Being Cool is for Losers
I live in New York, where lower rungs of upwardly-mobile intellectuals enjoy flouting the Coolest Hipster Taste. Endless young people participate in an endless competition with endless levels and subcommunities: who listens to the most eclectic variety of unknown music? Who’s got the most obscure band shirt? Who wears the most ridiculous pastiche of long-gone fashion trends? Who can quote the weirdest and most nonsensical French critical theorist? And, seemingly most importantly: how effortless and careless can you make it look, despite the whole affect being remarkably time consuming and projected?
“Basic” has become a term for people who don’t get trends or who don’t care. It thus empowers a certain type of person to engage in materialistic behaviors under the guise of being progressive, edgy, or interesting. I’ve found myself drawn to the nuances of taste since I moved to New York. I wanted to know what all the fuss was about— and believe me, there’s a lot of fuss. Like multi-billion dollar market degrees of fuss. It takes years to work through it all. But this brand of fuss exists in every major metropolitan area, and, thanks to the internet, in the home of anyone who chooses to take interest in it.

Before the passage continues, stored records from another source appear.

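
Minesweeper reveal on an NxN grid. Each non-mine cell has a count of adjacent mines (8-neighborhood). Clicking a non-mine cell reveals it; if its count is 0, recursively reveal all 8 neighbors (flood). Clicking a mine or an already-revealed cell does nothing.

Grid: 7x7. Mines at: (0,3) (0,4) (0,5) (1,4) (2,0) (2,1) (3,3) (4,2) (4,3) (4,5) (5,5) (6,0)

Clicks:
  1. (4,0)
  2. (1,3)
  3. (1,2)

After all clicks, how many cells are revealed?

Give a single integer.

Click 1 (4,0) count=0: revealed 6 new [(3,0) (3,1) (4,0) (4,1) (5,0) (5,1)] -> total=6
Click 2 (1,3) count=3: revealed 1 new [(1,3)] -> total=7
Click 3 (1,2) count=2: revealed 1 new [(1,2)] -> total=8

Answer: 8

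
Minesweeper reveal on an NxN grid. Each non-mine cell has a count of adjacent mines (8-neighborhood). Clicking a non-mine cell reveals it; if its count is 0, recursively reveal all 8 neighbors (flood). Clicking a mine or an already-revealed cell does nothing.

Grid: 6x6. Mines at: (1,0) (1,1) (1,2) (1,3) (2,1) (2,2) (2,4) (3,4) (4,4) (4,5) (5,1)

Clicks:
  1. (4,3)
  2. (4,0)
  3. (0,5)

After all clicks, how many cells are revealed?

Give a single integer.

Click 1 (4,3) count=2: revealed 1 new [(4,3)] -> total=1
Click 2 (4,0) count=1: revealed 1 new [(4,0)] -> total=2
Click 3 (0,5) count=0: revealed 4 new [(0,4) (0,5) (1,4) (1,5)] -> total=6

Answer: 6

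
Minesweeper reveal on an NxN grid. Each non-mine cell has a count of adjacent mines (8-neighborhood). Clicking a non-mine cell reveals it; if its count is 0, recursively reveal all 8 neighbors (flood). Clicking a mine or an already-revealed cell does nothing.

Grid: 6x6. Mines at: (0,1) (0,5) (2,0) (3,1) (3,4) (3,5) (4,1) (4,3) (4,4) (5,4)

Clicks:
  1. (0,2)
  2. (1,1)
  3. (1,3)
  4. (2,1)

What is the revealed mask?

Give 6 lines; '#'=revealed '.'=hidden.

Click 1 (0,2) count=1: revealed 1 new [(0,2)] -> total=1
Click 2 (1,1) count=2: revealed 1 new [(1,1)] -> total=2
Click 3 (1,3) count=0: revealed 8 new [(0,3) (0,4) (1,2) (1,3) (1,4) (2,2) (2,3) (2,4)] -> total=10
Click 4 (2,1) count=2: revealed 1 new [(2,1)] -> total=11

Answer: ..###.
.####.
.####.
......
......
......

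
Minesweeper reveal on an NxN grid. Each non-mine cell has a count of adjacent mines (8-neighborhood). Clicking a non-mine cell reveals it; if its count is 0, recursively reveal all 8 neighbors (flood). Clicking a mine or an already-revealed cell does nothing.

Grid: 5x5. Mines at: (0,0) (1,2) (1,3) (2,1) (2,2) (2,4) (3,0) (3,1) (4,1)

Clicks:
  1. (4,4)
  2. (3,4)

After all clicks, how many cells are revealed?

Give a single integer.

Answer: 6

Derivation:
Click 1 (4,4) count=0: revealed 6 new [(3,2) (3,3) (3,4) (4,2) (4,3) (4,4)] -> total=6
Click 2 (3,4) count=1: revealed 0 new [(none)] -> total=6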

Thanks in part to my natural Zen-influenced aversion to all things Cool or Popular and also to having a girlfriend who somehow knows (and can adequately criticize) every cool micro-trend in history, I’ve learned how to stop giving a shit about posturing. It’s removed more anxiety from my life than any other habit change besides quitting smoking.

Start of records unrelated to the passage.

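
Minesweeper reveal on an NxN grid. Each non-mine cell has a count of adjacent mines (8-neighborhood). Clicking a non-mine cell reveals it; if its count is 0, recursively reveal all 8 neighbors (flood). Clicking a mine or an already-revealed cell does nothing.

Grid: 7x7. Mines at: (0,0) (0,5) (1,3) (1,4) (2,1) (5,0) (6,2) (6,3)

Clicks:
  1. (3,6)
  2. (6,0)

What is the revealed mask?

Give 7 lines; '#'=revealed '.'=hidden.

Answer: .......
.....##
..#####
.######
.######
.######
#...###

Derivation:
Click 1 (3,6) count=0: revealed 28 new [(1,5) (1,6) (2,2) (2,3) (2,4) (2,5) (2,6) (3,1) (3,2) (3,3) (3,4) (3,5) (3,6) (4,1) (4,2) (4,3) (4,4) (4,5) (4,6) (5,1) (5,2) (5,3) (5,4) (5,5) (5,6) (6,4) (6,5) (6,6)] -> total=28
Click 2 (6,0) count=1: revealed 1 new [(6,0)] -> total=29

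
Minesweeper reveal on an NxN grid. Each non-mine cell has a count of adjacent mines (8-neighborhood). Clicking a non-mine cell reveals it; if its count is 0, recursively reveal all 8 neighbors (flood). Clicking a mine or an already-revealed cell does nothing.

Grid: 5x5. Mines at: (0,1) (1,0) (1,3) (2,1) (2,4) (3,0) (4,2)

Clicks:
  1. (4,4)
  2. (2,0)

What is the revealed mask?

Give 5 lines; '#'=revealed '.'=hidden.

Click 1 (4,4) count=0: revealed 4 new [(3,3) (3,4) (4,3) (4,4)] -> total=4
Click 2 (2,0) count=3: revealed 1 new [(2,0)] -> total=5

Answer: .....
.....
#....
...##
...##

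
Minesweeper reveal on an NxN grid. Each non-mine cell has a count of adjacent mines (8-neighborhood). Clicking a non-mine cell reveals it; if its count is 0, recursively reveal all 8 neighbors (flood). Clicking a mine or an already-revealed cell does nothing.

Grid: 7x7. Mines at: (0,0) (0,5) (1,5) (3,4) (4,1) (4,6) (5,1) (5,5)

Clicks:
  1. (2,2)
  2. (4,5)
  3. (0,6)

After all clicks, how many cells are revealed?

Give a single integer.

Click 1 (2,2) count=0: revealed 18 new [(0,1) (0,2) (0,3) (0,4) (1,0) (1,1) (1,2) (1,3) (1,4) (2,0) (2,1) (2,2) (2,3) (2,4) (3,0) (3,1) (3,2) (3,3)] -> total=18
Click 2 (4,5) count=3: revealed 1 new [(4,5)] -> total=19
Click 3 (0,6) count=2: revealed 1 new [(0,6)] -> total=20

Answer: 20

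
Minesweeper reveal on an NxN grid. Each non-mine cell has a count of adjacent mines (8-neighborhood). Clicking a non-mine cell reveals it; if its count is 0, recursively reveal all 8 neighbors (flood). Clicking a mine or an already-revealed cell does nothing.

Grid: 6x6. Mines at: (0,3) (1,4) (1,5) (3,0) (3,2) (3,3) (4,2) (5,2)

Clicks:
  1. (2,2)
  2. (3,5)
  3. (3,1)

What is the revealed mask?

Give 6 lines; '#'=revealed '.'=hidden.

Answer: ......
......
..#.##
.#..##
...###
...###

Derivation:
Click 1 (2,2) count=2: revealed 1 new [(2,2)] -> total=1
Click 2 (3,5) count=0: revealed 10 new [(2,4) (2,5) (3,4) (3,5) (4,3) (4,4) (4,5) (5,3) (5,4) (5,5)] -> total=11
Click 3 (3,1) count=3: revealed 1 new [(3,1)] -> total=12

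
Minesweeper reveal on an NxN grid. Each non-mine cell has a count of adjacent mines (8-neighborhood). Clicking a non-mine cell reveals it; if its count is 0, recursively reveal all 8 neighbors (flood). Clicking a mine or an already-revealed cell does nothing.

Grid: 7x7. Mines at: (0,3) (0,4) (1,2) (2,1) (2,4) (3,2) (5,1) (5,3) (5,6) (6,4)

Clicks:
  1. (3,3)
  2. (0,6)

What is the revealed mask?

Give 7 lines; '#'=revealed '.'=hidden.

Answer: .....##
.....##
.....##
...#.##
.....##
.......
.......

Derivation:
Click 1 (3,3) count=2: revealed 1 new [(3,3)] -> total=1
Click 2 (0,6) count=0: revealed 10 new [(0,5) (0,6) (1,5) (1,6) (2,5) (2,6) (3,5) (3,6) (4,5) (4,6)] -> total=11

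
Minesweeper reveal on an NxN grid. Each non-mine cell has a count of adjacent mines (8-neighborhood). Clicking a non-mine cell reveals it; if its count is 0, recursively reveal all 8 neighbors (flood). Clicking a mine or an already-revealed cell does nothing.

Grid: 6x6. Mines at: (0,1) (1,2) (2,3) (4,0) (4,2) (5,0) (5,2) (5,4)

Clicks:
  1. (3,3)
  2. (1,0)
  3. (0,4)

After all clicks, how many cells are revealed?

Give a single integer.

Click 1 (3,3) count=2: revealed 1 new [(3,3)] -> total=1
Click 2 (1,0) count=1: revealed 1 new [(1,0)] -> total=2
Click 3 (0,4) count=0: revealed 12 new [(0,3) (0,4) (0,5) (1,3) (1,4) (1,5) (2,4) (2,5) (3,4) (3,5) (4,4) (4,5)] -> total=14

Answer: 14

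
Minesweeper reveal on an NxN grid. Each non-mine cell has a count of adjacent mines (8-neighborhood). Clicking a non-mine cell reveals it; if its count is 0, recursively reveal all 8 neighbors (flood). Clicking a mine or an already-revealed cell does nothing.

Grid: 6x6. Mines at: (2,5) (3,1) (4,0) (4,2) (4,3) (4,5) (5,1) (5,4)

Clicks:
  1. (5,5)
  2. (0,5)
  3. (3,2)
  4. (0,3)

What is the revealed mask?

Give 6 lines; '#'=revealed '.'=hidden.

Answer: ######
######
#####.
..###.
......
.....#

Derivation:
Click 1 (5,5) count=2: revealed 1 new [(5,5)] -> total=1
Click 2 (0,5) count=0: revealed 20 new [(0,0) (0,1) (0,2) (0,3) (0,4) (0,5) (1,0) (1,1) (1,2) (1,3) (1,4) (1,5) (2,0) (2,1) (2,2) (2,3) (2,4) (3,2) (3,3) (3,4)] -> total=21
Click 3 (3,2) count=3: revealed 0 new [(none)] -> total=21
Click 4 (0,3) count=0: revealed 0 new [(none)] -> total=21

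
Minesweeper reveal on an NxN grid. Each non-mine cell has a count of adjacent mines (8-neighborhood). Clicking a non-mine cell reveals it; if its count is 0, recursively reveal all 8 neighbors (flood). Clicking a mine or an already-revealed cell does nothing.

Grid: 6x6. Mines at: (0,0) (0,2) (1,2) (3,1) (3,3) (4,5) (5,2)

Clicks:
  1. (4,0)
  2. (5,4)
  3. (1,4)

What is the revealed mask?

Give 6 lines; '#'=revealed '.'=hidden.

Answer: ...###
...###
...###
....##
#.....
....#.

Derivation:
Click 1 (4,0) count=1: revealed 1 new [(4,0)] -> total=1
Click 2 (5,4) count=1: revealed 1 new [(5,4)] -> total=2
Click 3 (1,4) count=0: revealed 11 new [(0,3) (0,4) (0,5) (1,3) (1,4) (1,5) (2,3) (2,4) (2,5) (3,4) (3,5)] -> total=13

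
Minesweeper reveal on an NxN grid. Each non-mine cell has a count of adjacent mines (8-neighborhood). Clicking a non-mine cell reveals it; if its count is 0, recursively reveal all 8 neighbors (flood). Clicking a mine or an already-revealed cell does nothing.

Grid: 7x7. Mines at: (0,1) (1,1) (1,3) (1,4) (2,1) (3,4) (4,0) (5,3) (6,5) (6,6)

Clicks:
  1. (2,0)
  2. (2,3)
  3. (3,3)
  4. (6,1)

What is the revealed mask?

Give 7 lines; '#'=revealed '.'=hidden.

Answer: .......
.......
#..#...
...#...
.......
###....
###....

Derivation:
Click 1 (2,0) count=2: revealed 1 new [(2,0)] -> total=1
Click 2 (2,3) count=3: revealed 1 new [(2,3)] -> total=2
Click 3 (3,3) count=1: revealed 1 new [(3,3)] -> total=3
Click 4 (6,1) count=0: revealed 6 new [(5,0) (5,1) (5,2) (6,0) (6,1) (6,2)] -> total=9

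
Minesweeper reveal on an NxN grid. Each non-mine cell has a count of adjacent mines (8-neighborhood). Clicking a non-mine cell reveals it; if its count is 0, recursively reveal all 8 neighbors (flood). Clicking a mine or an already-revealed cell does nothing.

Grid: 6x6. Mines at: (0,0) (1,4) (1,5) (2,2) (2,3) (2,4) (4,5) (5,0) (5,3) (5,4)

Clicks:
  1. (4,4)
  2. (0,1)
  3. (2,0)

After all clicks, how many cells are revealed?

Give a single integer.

Answer: 10

Derivation:
Click 1 (4,4) count=3: revealed 1 new [(4,4)] -> total=1
Click 2 (0,1) count=1: revealed 1 new [(0,1)] -> total=2
Click 3 (2,0) count=0: revealed 8 new [(1,0) (1,1) (2,0) (2,1) (3,0) (3,1) (4,0) (4,1)] -> total=10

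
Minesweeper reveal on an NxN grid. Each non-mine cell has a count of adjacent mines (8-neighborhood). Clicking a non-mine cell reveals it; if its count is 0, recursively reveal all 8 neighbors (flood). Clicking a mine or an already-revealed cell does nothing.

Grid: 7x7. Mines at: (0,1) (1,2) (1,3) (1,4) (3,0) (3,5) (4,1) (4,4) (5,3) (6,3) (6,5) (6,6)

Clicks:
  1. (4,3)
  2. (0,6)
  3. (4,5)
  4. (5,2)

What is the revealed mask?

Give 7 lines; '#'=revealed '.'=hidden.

Click 1 (4,3) count=2: revealed 1 new [(4,3)] -> total=1
Click 2 (0,6) count=0: revealed 6 new [(0,5) (0,6) (1,5) (1,6) (2,5) (2,6)] -> total=7
Click 3 (4,5) count=2: revealed 1 new [(4,5)] -> total=8
Click 4 (5,2) count=3: revealed 1 new [(5,2)] -> total=9

Answer: .....##
.....##
.....##
.......
...#.#.
..#....
.......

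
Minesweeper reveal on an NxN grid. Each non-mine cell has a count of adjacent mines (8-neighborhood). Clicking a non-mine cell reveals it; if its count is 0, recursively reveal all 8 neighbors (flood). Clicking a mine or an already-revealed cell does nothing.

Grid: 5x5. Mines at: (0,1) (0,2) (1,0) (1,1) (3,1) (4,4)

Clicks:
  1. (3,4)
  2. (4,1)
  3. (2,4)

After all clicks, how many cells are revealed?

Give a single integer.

Answer: 12

Derivation:
Click 1 (3,4) count=1: revealed 1 new [(3,4)] -> total=1
Click 2 (4,1) count=1: revealed 1 new [(4,1)] -> total=2
Click 3 (2,4) count=0: revealed 10 new [(0,3) (0,4) (1,2) (1,3) (1,4) (2,2) (2,3) (2,4) (3,2) (3,3)] -> total=12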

I don’t care about my haircut (last year I buzzed my head and it’s remained that way since). I don’t care about my shoes. Even though sometimes I try to, I always end up with the same pair of ratty black Converse. I no longer judge my sense of authenticity by my taste in movies, music, art or books, despite having spent enough time working my way through enough Hipster-Respected movements and books to be fluent in them.

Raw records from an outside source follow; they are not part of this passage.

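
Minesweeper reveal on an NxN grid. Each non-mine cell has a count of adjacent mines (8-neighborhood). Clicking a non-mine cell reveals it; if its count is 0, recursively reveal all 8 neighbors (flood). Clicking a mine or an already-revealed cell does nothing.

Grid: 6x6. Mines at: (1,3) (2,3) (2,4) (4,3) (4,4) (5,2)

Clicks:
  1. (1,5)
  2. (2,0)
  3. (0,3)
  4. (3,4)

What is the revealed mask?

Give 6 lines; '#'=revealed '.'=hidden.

Click 1 (1,5) count=1: revealed 1 new [(1,5)] -> total=1
Click 2 (2,0) count=0: revealed 17 new [(0,0) (0,1) (0,2) (1,0) (1,1) (1,2) (2,0) (2,1) (2,2) (3,0) (3,1) (3,2) (4,0) (4,1) (4,2) (5,0) (5,1)] -> total=18
Click 3 (0,3) count=1: revealed 1 new [(0,3)] -> total=19
Click 4 (3,4) count=4: revealed 1 new [(3,4)] -> total=20

Answer: ####..
###..#
###...
###.#.
###...
##....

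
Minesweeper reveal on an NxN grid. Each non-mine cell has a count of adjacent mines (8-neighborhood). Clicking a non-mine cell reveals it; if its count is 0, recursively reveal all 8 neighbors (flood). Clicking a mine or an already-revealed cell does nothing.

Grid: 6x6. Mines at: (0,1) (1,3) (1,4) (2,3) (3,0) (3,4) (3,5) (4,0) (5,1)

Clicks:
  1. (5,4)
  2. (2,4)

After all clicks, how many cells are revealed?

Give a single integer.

Answer: 9

Derivation:
Click 1 (5,4) count=0: revealed 8 new [(4,2) (4,3) (4,4) (4,5) (5,2) (5,3) (5,4) (5,5)] -> total=8
Click 2 (2,4) count=5: revealed 1 new [(2,4)] -> total=9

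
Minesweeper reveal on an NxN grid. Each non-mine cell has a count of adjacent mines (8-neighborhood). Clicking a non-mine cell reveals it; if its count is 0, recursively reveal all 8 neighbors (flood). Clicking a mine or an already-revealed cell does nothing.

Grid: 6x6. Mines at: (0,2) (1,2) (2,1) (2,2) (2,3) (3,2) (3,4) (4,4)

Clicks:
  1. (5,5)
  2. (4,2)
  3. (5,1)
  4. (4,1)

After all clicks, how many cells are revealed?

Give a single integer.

Answer: 11

Derivation:
Click 1 (5,5) count=1: revealed 1 new [(5,5)] -> total=1
Click 2 (4,2) count=1: revealed 1 new [(4,2)] -> total=2
Click 3 (5,1) count=0: revealed 9 new [(3,0) (3,1) (4,0) (4,1) (4,3) (5,0) (5,1) (5,2) (5,3)] -> total=11
Click 4 (4,1) count=1: revealed 0 new [(none)] -> total=11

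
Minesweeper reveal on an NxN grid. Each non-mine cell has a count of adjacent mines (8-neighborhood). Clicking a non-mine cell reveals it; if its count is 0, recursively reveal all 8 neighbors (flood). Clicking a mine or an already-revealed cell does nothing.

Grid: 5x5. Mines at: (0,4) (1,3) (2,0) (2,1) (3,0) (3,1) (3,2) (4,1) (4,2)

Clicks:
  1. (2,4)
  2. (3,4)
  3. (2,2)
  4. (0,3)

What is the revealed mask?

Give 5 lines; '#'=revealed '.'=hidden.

Answer: ...#.
.....
..###
...##
...##

Derivation:
Click 1 (2,4) count=1: revealed 1 new [(2,4)] -> total=1
Click 2 (3,4) count=0: revealed 5 new [(2,3) (3,3) (3,4) (4,3) (4,4)] -> total=6
Click 3 (2,2) count=4: revealed 1 new [(2,2)] -> total=7
Click 4 (0,3) count=2: revealed 1 new [(0,3)] -> total=8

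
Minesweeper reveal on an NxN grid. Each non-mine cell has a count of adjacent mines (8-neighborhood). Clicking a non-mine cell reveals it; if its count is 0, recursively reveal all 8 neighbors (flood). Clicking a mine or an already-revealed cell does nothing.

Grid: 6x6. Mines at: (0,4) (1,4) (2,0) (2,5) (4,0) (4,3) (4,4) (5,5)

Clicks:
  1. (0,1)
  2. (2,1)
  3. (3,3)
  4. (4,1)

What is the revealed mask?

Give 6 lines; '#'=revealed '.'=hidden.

Answer: ####..
####..
.###..
.###..
.#....
......

Derivation:
Click 1 (0,1) count=0: revealed 14 new [(0,0) (0,1) (0,2) (0,3) (1,0) (1,1) (1,2) (1,3) (2,1) (2,2) (2,3) (3,1) (3,2) (3,3)] -> total=14
Click 2 (2,1) count=1: revealed 0 new [(none)] -> total=14
Click 3 (3,3) count=2: revealed 0 new [(none)] -> total=14
Click 4 (4,1) count=1: revealed 1 new [(4,1)] -> total=15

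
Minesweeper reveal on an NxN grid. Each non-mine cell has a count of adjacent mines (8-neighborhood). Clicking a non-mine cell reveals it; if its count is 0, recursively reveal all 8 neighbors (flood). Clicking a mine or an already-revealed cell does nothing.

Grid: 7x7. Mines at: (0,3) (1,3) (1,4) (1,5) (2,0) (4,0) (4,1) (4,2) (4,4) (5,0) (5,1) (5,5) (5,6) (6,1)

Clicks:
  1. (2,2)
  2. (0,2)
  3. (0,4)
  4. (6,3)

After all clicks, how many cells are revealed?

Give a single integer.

Answer: 9

Derivation:
Click 1 (2,2) count=1: revealed 1 new [(2,2)] -> total=1
Click 2 (0,2) count=2: revealed 1 new [(0,2)] -> total=2
Click 3 (0,4) count=4: revealed 1 new [(0,4)] -> total=3
Click 4 (6,3) count=0: revealed 6 new [(5,2) (5,3) (5,4) (6,2) (6,3) (6,4)] -> total=9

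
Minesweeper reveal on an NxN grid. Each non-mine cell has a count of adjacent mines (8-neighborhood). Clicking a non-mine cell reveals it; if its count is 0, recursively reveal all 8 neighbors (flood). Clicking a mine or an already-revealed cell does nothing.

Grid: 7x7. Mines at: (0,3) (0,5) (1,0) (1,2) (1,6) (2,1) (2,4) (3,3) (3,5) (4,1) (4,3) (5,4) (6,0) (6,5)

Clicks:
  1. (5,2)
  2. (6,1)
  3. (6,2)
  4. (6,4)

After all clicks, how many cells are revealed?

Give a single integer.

Answer: 7

Derivation:
Click 1 (5,2) count=2: revealed 1 new [(5,2)] -> total=1
Click 2 (6,1) count=1: revealed 1 new [(6,1)] -> total=2
Click 3 (6,2) count=0: revealed 4 new [(5,1) (5,3) (6,2) (6,3)] -> total=6
Click 4 (6,4) count=2: revealed 1 new [(6,4)] -> total=7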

In working through things and constantly trying to remind myself that my identity does not exist within the cultural realm, I’ve found a sense of personal peace. It’s important to be hygienic and respectable. It’s important to know about stuff and to be able to talk about it, since this helps us develop a personal wisdom about culture and the world at large. But we get into trouble as soon as we start identifying ourselves with the stuff we like. I’ve bought countless band shirts throughout the years but have been unable to wear them ever since my favorite literature teacher in High School called me only by the name Bad Brains every time I wore my Bad Brains shirt to class. I had an epiphany: I’m a walking advertisement, even if it is for something cool.
We’ve been conned by both culture industries— the popular stuff and the niche obscura. There’s no point. Like whatever you like. Don’t walk around advertising other peoples’ brands, bands and whatever else. Don’t center all of your conversations around comparing and contrasting stuff or participate in the pissing contest of cultural relevance. It’s a a pettiness that’s just as bad as only talking about the stock market or sports cars, an alternative materialism that’s been brilliantly peddled to young people who want to rebel.
You are not the stuff you buy or like. Instead of worrying about taste, enjoy what you enjoy. I mostly listen to Basic music instead of the pretentious niché stuff I am also fluent in. I don’t wear band shirts anymore. I probably look basic as hell to anyone who sees me on the street. And, thank God, I don’t care anymore — I don’t want to be evaluated based on a thin layer of fabrics and cultural references.
Everyone who cares about being cool could find some value in taking time they spend trying to be cool and redirect it to actually making stuff. Reverse the mode of production. Make music and art, write, start a business, do whatever. Don’t worry about an audience, that comes later. Enjoy whatever you enjoy and make the stuff you wish existed in the world.